Institute for Philanthropy
- Founded: 2000
- Founder: Hilary Browne-Wilkinson
- Type: Operating public charity
- Focus: Philanthropy
- Method: Research, Advice, Educational programs
- Key people: Dr Salvatore LaSpada, Chief Executive Nicholas Ferguson, Chairman
- Website: www.instituteforphilanthropy.org

= Institute for Philanthropy =

The Institute for Philanthropy is a not-for-profit organisation which provides information and educational programmes to philanthropists and charitable organizations. Originally established in 2000 by Hilary Browne-Wilkinson, a former solicitor at University College London, the Institute currently operates from offices in London and New York.

The Institute carries out research about charitable organizations and charitable tax law, and provides advice to potential donors on the efficient utilisation of funding.

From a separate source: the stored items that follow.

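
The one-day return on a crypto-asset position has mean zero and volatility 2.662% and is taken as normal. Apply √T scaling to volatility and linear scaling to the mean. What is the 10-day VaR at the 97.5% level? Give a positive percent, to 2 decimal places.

At 97.5%, z = 1.960.
σ_{10d} = 2.662% × √10 = 8.418%.
VaR = 1.960 × 8.418% = 16.499%.

16.50%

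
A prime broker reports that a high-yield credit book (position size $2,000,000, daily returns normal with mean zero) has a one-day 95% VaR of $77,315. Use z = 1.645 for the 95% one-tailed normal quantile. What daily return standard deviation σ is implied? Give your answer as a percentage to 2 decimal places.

2.35%

VaR as a fraction: $77,315 / $2,000,000 = 3.866%.
σ = VaR / z = 3.866% / 1.645 = 2.350%.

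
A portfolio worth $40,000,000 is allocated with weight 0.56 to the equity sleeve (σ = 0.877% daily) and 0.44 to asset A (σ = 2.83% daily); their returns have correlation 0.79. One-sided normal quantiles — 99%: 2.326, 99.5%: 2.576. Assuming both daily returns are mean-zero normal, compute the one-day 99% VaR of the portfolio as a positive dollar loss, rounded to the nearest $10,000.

σ_p² = 0.56²·0.877² + 0.44²·2.83² + 2·0.79·0.56·0.44·0.877·2.83 = 2.7580 (%²).
σ_p = √2.7580 = 1.661%.
VaR = 2.326 × 1.661% = 3.863%; on $40,000,000 that is $1,545,200.

$1,550,000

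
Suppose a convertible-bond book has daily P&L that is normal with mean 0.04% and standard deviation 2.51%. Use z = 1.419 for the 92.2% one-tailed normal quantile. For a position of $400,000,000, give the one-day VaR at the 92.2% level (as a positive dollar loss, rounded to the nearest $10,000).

VaR = −μ + z·σ = −(0.04%) + 1.419 × 2.51% = 3.522%.
On $400,000,000: 0.03522 × $400,000,000 = $14,088,000.

$14,090,000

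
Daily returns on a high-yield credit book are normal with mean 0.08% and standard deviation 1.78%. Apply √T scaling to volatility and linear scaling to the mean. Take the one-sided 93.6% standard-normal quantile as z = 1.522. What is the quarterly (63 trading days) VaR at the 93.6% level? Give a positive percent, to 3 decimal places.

σ_{63d} = 1.78% × √63 = 14.128%; μ_{63d} = 63 × 0.08% = 5.040%.
VaR = −(5.040%) + 1.522 × 14.128% = 16.463%.

16.463%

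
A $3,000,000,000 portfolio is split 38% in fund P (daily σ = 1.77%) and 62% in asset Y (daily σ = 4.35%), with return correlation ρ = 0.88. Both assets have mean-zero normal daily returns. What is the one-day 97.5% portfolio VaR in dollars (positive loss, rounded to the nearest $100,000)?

$194,300,000

σ_p² = 0.38²·1.77² + 0.62²·4.35² + 2·0.88·0.38·0.62·1.77·4.35 = 10.9188 (%²).
σ_p = √10.9188 = 3.304%.
At 97.5%, z = 1.960.
VaR = 1.960 × 3.304% = 6.476%; on $3,000,000,000 that is $194,280,000.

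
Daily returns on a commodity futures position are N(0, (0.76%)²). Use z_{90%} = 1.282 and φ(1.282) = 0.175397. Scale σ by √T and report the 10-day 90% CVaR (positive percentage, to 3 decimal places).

σ_{10d} = 0.76% × √10 = 2.403%.
ES multiplier = φ(z)/(1−α) = 0.175397/0.1 = 1.754.
ES = 2.403% × 1.754 = 4.215%.

4.215%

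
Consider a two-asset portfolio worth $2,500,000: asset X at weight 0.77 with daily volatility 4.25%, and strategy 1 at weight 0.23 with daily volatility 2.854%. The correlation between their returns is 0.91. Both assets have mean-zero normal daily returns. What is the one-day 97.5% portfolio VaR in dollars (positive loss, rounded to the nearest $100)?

$190,100

σ_p² = 0.77²·4.25² + 0.23²·2.854² + 2·0.91·0.77·0.23·4.25·2.854 = 15.0497 (%²).
σ_p = √15.0497 = 3.879%.
At 97.5%, z = 1.960.
VaR = 1.960 × 3.879% = 7.603%; on $2,500,000 that is $190,075.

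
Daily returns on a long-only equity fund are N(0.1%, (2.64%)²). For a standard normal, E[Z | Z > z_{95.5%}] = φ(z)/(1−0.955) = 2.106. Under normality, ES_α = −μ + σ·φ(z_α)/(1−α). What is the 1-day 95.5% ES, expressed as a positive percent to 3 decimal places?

ES = −(0.1%) + 2.64% × 2.106 = 5.460%.

5.460%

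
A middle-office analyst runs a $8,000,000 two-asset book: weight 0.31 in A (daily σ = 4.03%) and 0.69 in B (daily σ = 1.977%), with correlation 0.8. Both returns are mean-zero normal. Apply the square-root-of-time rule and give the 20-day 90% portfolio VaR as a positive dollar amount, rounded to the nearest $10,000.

σ_p = √(0.31²·4.03² + 0.69²·1.977² + 2·0.8·0.31·0.69·4.03·1.977) = 2.480%.
σ_{20d} = 2.480% × √20 = 11.091%.
z(90%) = 1.282.
VaR = 1.282 × 11.091% = 14.219%; on $8,000,000 that is $1,137,520.

$1,140,000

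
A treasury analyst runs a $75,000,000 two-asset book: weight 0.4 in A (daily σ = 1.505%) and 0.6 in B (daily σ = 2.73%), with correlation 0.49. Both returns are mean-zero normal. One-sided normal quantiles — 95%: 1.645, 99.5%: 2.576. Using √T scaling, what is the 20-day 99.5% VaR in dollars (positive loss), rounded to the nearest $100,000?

$17,300,000

σ_p = √(0.4²·1.505² + 0.6²·2.73² + 2·0.49·0.4·0.6·1.505·2.73) = 2.003%.
σ_{20d} = 2.003% × √20 = 8.958%.
VaR = 2.576 × 8.958% = 23.076%; on $75,000,000 that is $17,307,000.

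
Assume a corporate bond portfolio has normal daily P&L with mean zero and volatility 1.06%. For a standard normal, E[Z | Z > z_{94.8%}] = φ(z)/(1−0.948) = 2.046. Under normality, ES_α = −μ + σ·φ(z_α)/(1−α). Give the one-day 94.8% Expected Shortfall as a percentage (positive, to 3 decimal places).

ES = 1.06% × 2.046 = 2.169%.

2.169%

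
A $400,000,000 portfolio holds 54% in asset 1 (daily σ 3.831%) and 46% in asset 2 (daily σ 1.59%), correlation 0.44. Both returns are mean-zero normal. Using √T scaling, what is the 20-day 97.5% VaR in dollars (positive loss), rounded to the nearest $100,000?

σ_p = √(0.54²·3.831² + 0.46²·1.59² + 2·0.44·0.54·0.46·3.831·1.59) = 2.479%.
σ_{20d} = 2.479% × √20 = 11.086%.
z(97.5%) = 1.960.
VaR = 1.960 × 11.086% = 21.729%; on $400,000,000 that is $86,916,000.

$86,900,000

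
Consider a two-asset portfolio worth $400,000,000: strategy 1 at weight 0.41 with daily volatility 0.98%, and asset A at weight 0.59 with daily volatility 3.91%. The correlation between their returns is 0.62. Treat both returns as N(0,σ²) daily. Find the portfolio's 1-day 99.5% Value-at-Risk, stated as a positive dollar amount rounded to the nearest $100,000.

σ_p² = 0.41²·0.98² + 0.59²·3.91² + 2·0.62·0.41·0.59·0.98·3.91 = 6.6326 (%²).
σ_p = √6.6326 = 2.575%.
At 99.5%, z = 2.576.
VaR = 2.576 × 2.575% = 6.633%; on $400,000,000 that is $26,532,000.

$26,500,000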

The Institute works to increase effective philanthropy in the United Kingdom and internationally, by raising awareness and understanding of philanthropy, providing donor education and building donor networks.

== Programmes ==
The Institute has developed several international philanthropy programmes.

The Philanthropy Workshop, implemented in 1995 as an offshoot of the Rockefeller Foundation, is a series of three confidential one-week workshops which inform, educate, and connect wealthy donors so they are able to manage their own philanthropic activities more effectively.

The Youth and Philanthropy Initiative (YPI) was launched in Canada by the Toskan-Casale Foundation in 2002 at the Royal St. George's College in Toronto and has been directed by the Philanthropy Institute since 2007, working with the Toskan Casale Foundation and the Wood Family Trust. It is a school-based programme which works with local charities to help increase community awareness and knowledge of philanthropy among young people. As of 2013, it is part of the curriculum in 75 secondary schools. Pupils visit their chosen local charity and prepare presentations showing why that charity is worthy of support. The group judged to have made the best presentation in each school is granted £3,000 to award to their charity. Over 10,000 pupils have participated in the program.

Next Generation Philanthropy is an educational program directed in partnership with the Institute for Family Business. It provides information and education to younger philanthropists in a group setting.